Most people don't show signs or symptoms (asymptomatic) if they have a vascular disease
In some cases, people with vascular disease don't show signs or symptoms and if left untreated, the condition can progress and develop symptoms. If left untreated, symptoms typically worsen and treatment may be necessary.
Manage Heavy Legs after Treatment
After treatment, your doctor will continue to follow long term on a routine basis as vascular disease is a chronic disease process. This may require routine ultrasound studies as well as additional tests.
In cases of PAD you will likely be asked to make some adjustments to your diet and lifestyle in order to prevent further recurrences of heavy legs. These changes may include the introduction of daily exercise, adopting a healthy diet low in saturated fat and cholesterol, and high in whole grains, fruits, and vegetables. Your doctor may also make suggestions or prescribe medication such as long term use of aspirin or aspirin-like medications called antiplatelets. You may also be recommended medications for controlling your blood pressure, glucose levels, and cholesterol if necessary. They will also tell you not to smoke, as smoking can significantly impact your treatment for PAD.
In cases of venous disease, you will be asked to continue the use of compression socks or stockings to help support venous health.
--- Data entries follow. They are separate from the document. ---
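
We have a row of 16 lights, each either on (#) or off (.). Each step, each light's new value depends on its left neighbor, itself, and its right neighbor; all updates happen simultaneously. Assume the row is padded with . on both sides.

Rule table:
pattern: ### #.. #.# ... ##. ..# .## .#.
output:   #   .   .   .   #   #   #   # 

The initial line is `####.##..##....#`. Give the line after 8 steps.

####.##.###.####

####.##.###...##
####.##.###..###
####.##.###.####
####.##.###.####  (fixed point — unchanged through step 8)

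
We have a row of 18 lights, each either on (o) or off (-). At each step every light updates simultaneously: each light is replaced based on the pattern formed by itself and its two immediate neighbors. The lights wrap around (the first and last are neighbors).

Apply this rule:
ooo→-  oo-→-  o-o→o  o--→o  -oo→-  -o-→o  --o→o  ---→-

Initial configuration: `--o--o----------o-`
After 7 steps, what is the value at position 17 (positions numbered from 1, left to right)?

-

step 1: -oooooo--------ooo
step 2: o------o------o---
step 3: oo----ooo----ooo-o
step 4: --o--o---o--o---o-
step 5: -oooooo-oooooo-ooo
step 6: o------o------o---  (repeats step 2; period 4)
step 7: oo----ooo----ooo-o
position 17 holds -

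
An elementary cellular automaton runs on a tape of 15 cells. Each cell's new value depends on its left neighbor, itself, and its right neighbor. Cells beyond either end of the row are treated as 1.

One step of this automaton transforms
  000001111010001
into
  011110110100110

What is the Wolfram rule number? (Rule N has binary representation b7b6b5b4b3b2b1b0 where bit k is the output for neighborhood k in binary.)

position 6: 111 → 1  (bit 7 = 1)
position 8: 110 → 0  (bit 6 = 0)
position 9: 101 → 1  (bit 5 = 1)
position 0: 100 → 0  (bit 4 = 0)
position 5: 011 → 0  (bit 3 = 0)
position 10: 010 → 0  (bit 2 = 0)
position 4: 001 → 1  (bit 1 = 1)
position 1: 000 → 1  (bit 0 = 1)
bits b7..b0 = 10100011 = 163

163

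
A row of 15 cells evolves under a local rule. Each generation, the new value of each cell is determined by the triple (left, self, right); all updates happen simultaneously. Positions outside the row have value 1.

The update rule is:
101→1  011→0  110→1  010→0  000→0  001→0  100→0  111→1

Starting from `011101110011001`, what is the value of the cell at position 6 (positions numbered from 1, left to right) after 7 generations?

generation 1: 101110110001000
generation 2: 110111010000000
generation 3: 111011100000000
generation 4: 111101100000000
generation 5: 111110100000000
generation 6: 111111000000000
generation 7: 111111000000000
position 6 holds 1

1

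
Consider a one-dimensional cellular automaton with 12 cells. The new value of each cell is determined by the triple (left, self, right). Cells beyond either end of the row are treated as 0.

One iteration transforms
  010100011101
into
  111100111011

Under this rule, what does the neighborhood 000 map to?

At position 5 the neighborhood is 000; the next row has 0 there.

0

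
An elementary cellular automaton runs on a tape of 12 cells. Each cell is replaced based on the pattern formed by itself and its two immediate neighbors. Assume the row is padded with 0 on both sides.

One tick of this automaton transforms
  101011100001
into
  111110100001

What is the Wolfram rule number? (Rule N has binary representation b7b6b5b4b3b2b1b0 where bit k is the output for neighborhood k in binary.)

position 5: 111 → 0  (bit 7 = 0)
position 6: 110 → 1  (bit 6 = 1)
position 1: 101 → 1  (bit 5 = 1)
position 7: 100 → 0  (bit 4 = 0)
position 4: 011 → 1  (bit 3 = 1)
position 0: 010 → 1  (bit 2 = 1)
position 10: 001 → 0  (bit 1 = 0)
position 8: 000 → 0  (bit 0 = 0)
bits b7..b0 = 01101100 = 108

108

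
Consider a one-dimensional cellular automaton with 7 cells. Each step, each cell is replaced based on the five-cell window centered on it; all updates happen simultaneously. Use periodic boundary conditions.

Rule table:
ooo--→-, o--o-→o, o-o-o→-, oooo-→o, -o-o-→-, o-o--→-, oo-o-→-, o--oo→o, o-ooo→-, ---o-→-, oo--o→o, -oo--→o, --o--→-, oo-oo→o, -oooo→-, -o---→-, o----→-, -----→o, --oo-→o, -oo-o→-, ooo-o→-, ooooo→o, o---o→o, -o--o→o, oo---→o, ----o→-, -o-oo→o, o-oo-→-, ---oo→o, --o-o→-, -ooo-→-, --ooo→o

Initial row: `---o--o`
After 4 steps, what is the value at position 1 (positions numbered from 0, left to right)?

-

-o--oo-
o-ooooo
-o--ooo
--ooo--
position 1 holds -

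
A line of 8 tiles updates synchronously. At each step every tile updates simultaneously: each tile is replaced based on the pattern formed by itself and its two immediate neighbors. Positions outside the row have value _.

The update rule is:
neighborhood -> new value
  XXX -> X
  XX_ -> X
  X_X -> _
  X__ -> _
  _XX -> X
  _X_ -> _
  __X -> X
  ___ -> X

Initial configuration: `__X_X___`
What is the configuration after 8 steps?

step 1: XX____XX
step 2: XX_XXXXX
step 3: XX_XXXXX  (fixed point — unchanged through step 8)

XX_XXXXX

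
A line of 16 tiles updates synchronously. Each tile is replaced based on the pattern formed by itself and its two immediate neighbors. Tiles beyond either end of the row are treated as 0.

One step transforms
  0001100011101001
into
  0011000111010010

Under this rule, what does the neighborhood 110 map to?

At position 4 the neighborhood is 110; the next row has 0 there.

0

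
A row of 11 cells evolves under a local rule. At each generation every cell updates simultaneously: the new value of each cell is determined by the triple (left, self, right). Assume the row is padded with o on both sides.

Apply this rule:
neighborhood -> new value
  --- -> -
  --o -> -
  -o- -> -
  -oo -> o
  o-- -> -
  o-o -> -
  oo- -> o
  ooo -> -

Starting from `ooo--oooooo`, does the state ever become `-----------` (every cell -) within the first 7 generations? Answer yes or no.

yes

--o--o-----
-----------
all cells are - at generation 2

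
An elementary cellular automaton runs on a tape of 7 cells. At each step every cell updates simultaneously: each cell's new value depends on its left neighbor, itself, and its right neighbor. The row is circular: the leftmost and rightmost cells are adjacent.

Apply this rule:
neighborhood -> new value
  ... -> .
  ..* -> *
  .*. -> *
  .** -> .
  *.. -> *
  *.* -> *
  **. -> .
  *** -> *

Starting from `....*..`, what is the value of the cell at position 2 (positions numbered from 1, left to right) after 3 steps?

...***.
..*.*.*
*******
position 2 holds *

*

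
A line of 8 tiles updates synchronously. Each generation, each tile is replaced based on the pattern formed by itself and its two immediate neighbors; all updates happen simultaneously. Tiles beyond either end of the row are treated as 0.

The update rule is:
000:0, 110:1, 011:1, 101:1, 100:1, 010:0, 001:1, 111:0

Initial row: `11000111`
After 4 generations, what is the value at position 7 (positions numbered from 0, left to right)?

1

11101101
10111110
01100011
11110111
position 7 holds 1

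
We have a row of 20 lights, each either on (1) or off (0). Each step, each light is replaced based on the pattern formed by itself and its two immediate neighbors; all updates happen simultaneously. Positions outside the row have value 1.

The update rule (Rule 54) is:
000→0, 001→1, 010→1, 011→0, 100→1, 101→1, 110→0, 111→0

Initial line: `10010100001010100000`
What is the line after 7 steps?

step 1: 01111110011111110001
step 2: 10000001100000001010
step 3: 01000010010000011111
step 4: 11100111111000100000
step 5: 00011000000101110001
step 6: 10100100001110001010
step 7: 01111110010001011111

01111110010001011111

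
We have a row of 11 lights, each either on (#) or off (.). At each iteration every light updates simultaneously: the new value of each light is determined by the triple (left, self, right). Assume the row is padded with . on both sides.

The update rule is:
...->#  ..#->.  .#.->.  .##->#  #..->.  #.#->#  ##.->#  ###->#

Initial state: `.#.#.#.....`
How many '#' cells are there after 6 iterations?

9

..#.#..####
#..#...####
.....#.####
####..#####
####..#####  (fixed point — unchanged through iteration 6)
count of #: 9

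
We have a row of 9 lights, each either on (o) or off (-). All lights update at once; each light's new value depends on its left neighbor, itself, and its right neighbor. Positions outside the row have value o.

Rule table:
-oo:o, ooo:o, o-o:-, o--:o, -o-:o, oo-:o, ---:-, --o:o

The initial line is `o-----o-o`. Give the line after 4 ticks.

ooo-ooo-o

oo---oo-o
ooo-ooo-o
ooo-ooo-o  (fixed point — unchanged through tick 4)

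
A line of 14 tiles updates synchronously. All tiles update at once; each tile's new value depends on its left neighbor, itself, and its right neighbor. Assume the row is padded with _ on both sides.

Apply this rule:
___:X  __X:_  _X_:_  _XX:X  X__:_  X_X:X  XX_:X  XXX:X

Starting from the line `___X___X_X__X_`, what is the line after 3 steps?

XX___X__X_____
XX_X______XXXX
XXX__XXXX_XXXX

XXX__XXXX_XXXX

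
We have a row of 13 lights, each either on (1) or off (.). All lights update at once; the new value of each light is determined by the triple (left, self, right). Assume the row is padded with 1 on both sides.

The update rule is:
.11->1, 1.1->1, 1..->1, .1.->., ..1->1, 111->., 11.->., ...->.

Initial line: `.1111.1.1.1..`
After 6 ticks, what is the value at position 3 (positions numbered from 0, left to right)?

11...1.1.1.11
..1.1.1.1.11.
11.1.1.1.11.1
..1.1.1.11.11
11.1.1.11.11.
..1.1.11.11.1
position 3 holds .

.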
Your doctor will also recommend routine exercise and alterations in diet to maintain a healthy weight.
Common medication to expect during the treatment period
If diagnosed with venous disease, you may be prescribed supplements such as Vasculera.
If you are diagnosed with PAD or a similar condition, you can expect to receive daily aspirin table along with cholesterol-lowering or high blood pressure medications. For instance, the most common cholesterol-lowering medications are called statins, such as Lipitor (Atorvastatin) and Crestor (Rosuvastatin calcium). Medications to control blood pressure are common and may include Lisinopril, Lotensin (benazepril), Capoten (captopril), and Vasotec (enalapril).
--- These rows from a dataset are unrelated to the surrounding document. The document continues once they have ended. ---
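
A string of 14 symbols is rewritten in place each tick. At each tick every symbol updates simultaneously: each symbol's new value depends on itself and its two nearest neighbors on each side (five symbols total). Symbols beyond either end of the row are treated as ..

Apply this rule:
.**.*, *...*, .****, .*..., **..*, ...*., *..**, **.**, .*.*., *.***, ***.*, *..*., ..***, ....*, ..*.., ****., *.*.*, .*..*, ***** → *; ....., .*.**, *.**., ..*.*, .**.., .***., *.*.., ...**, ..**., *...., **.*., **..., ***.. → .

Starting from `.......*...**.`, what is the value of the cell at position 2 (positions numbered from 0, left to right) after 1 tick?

.

tick 1: .....*****....
position 2 holds .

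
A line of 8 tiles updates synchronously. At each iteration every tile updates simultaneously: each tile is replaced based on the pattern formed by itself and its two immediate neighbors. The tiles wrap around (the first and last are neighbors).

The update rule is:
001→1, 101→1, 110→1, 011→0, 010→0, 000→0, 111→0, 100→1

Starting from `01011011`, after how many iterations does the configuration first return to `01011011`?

8

10101101
11010110
01101011
10110101
11011010
01101101
10110110
01011011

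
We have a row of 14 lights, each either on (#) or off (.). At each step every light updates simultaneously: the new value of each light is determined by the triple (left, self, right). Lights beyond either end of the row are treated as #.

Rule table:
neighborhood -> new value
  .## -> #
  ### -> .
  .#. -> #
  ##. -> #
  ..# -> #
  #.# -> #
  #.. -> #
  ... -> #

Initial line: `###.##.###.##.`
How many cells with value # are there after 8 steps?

step 1: ..######.#####
step 2: ###....###....
step 3: ..######.#####  (repeats step 1; period 2)
step 8: ###....###....
count of #: 6

6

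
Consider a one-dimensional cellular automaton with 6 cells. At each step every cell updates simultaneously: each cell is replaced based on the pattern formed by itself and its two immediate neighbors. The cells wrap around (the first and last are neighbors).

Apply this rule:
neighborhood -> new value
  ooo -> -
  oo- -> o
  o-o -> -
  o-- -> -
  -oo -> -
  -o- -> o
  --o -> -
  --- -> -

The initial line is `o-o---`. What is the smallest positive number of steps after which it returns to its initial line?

step 1: o-o---

1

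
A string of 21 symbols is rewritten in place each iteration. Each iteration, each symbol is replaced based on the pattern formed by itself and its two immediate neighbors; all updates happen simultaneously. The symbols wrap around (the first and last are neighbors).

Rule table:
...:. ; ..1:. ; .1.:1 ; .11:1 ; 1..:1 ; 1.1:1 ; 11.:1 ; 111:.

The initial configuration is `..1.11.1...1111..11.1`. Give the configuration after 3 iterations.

1.11....1111111..11..

iteration 1: 1.1111111..1..11.1111
iteration 2: 111.....11.11.1111...
iteration 3: 1.11....1111111..11..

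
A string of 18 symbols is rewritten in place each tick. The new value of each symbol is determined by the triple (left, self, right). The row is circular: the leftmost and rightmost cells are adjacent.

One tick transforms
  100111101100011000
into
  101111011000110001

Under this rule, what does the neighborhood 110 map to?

At position 6 the neighborhood is 110; the next row has 0 there.

0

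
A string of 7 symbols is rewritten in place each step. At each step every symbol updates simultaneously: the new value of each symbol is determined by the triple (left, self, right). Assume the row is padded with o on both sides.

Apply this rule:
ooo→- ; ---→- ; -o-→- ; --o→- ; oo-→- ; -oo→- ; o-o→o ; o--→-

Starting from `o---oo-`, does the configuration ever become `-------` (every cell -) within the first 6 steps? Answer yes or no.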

What happens if you don't treat chronic heavy legs?
Long term outcomes of untreated heavy legs depends on the underlying condition.
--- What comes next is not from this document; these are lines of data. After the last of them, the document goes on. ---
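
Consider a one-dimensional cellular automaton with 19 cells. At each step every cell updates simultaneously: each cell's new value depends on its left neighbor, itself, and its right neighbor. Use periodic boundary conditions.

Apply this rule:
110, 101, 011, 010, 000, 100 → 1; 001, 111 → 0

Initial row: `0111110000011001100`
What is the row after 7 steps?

step 1: 0100011111011101111
step 2: 1111010001110111001
step 3: 0001111101011101101
step 4: 1101000111110111111
step 5: 0111110100011100000
step 6: 0100011111010111111
step 7: 1111010001111100001

1111010001111100001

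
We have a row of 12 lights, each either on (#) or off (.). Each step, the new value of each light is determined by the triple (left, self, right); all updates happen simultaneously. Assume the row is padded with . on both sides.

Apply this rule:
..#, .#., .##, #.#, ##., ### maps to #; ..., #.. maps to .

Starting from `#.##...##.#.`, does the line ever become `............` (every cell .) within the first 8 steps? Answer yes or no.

no

####..#####.
####.######.
###########.
###########.  (fixed point — unchanged through step 8)
step 8 is ###########., still not uniform .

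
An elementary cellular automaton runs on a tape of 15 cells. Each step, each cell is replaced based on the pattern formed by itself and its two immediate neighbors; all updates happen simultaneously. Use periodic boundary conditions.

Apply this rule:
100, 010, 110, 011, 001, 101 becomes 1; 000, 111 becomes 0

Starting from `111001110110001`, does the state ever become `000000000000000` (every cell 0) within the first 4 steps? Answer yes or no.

no

step 1: 001111011111011
step 2: 111001110001111
step 3: 001111011011000
step 4: 011001111111100
step 4 is 011001111111100, still not uniform 0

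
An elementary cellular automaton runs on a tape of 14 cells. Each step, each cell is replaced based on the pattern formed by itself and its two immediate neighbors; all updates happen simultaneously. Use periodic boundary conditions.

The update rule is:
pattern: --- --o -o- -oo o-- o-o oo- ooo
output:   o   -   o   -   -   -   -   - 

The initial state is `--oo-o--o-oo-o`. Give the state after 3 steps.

-----o--o----o
-ooo-o--o-oo-o
-----o--o----o

-----o--o----o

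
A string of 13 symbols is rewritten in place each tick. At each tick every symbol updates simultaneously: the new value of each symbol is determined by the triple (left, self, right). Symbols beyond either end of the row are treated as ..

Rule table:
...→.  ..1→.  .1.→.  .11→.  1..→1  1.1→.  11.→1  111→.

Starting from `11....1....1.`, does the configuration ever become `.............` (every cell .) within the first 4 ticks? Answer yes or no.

no

.11....1....1
..11....1....
...11....1...
....11....1..
tick 4 is ....11....1.., still not uniform .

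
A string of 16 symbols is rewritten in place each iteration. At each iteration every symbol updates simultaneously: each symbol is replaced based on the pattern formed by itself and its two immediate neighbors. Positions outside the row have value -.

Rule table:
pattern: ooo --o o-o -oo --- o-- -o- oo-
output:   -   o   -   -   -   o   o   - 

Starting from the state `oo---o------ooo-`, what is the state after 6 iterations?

-----oooo---o---

--o-ooo----o---o
-oo----o--ooo-oo
o--o--oooo------
oooooo----o-----
------o--ooo----
-----oooo---o---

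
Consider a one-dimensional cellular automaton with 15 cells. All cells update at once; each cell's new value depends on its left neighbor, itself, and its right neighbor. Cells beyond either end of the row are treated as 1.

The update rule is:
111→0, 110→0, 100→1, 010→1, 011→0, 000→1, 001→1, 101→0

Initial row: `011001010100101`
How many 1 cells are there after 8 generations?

000111010111100
111000010000011
000111111111100
111000000000011
000111111111100  (repeats generation 3; period 2)
generation 8: 111000000000011
count of 1: 5

5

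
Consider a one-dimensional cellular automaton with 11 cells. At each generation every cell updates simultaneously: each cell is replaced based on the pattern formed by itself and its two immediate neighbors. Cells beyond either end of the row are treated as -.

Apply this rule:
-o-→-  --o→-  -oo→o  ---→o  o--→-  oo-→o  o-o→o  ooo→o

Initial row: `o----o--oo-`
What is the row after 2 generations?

o-oo-oo-oo-

generation 1: --oo----oo-
generation 2: o-oo-oo-oo-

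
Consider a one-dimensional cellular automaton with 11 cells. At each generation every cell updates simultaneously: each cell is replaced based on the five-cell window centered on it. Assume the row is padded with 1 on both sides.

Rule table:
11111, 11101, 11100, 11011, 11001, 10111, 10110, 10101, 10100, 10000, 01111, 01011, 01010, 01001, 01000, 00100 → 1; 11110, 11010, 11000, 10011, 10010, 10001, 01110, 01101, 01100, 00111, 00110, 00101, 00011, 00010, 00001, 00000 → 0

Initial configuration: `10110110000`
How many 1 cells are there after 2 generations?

7

11101100100
10111010110
count of 1: 7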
If caused by underlying venous disease, the symptoms may progress and worsen affecting the ability to continue to be fully active. Chronic symptoms associated with heavy legs, such as swelling and discoloration of the skin may become more difficult and less likely to reverse. Untreated venous disease may put you at higher risk of developing DVT or blood clots.
If caused by arterial disease, the symptoms may progress leading to open sores or ulcerations due to reduced blood flow. Untreated PAD can lead to increased risk of amputation.
It's crucial to work with your doctor to develop a treatment plan together.
What to expect when treating heavy legs with CVM?
The Center for Vascular Medicine (CVM) is dedicated to treatment of vascular diseases. CVM specializes in diagnosing and treating these "silent diseases". The doctors and staff with work together with you to develop a treatment plan that is right for each individual patient. It is the goal of CVM to improve the quality of life for our patients and to prevent the long-term risk of heart disease, stroke, and amputation.
At the Center for Vascular Medicine, our mission is to help patients with their vascular diseases in a cost-effective and compassionate manner. We specialize in the diagnosis and treatment of venous and arterial diseases in the legs, feet, and pelvis. Our world-class providers are the most experienced in the specialty and work with patients to develop a treatment plan that is custom-tailored to their unique situation.
Typically, this process involves an initial consultation and ultrasound scan at one of our accredited facilities. After reviewing the results of your scan and obtaining a thorough medical history, our providers will discuss the results with you and help you decide on the next steps.
Our health care providers use several diagnostic tests to help determine what vascular diseases may be causing your symptoms. Our initial evaluations utilize ultrasound because this non-invasive imaging modality helps us verify our suspicions on whether your symptoms are caused by underlying vascular disease.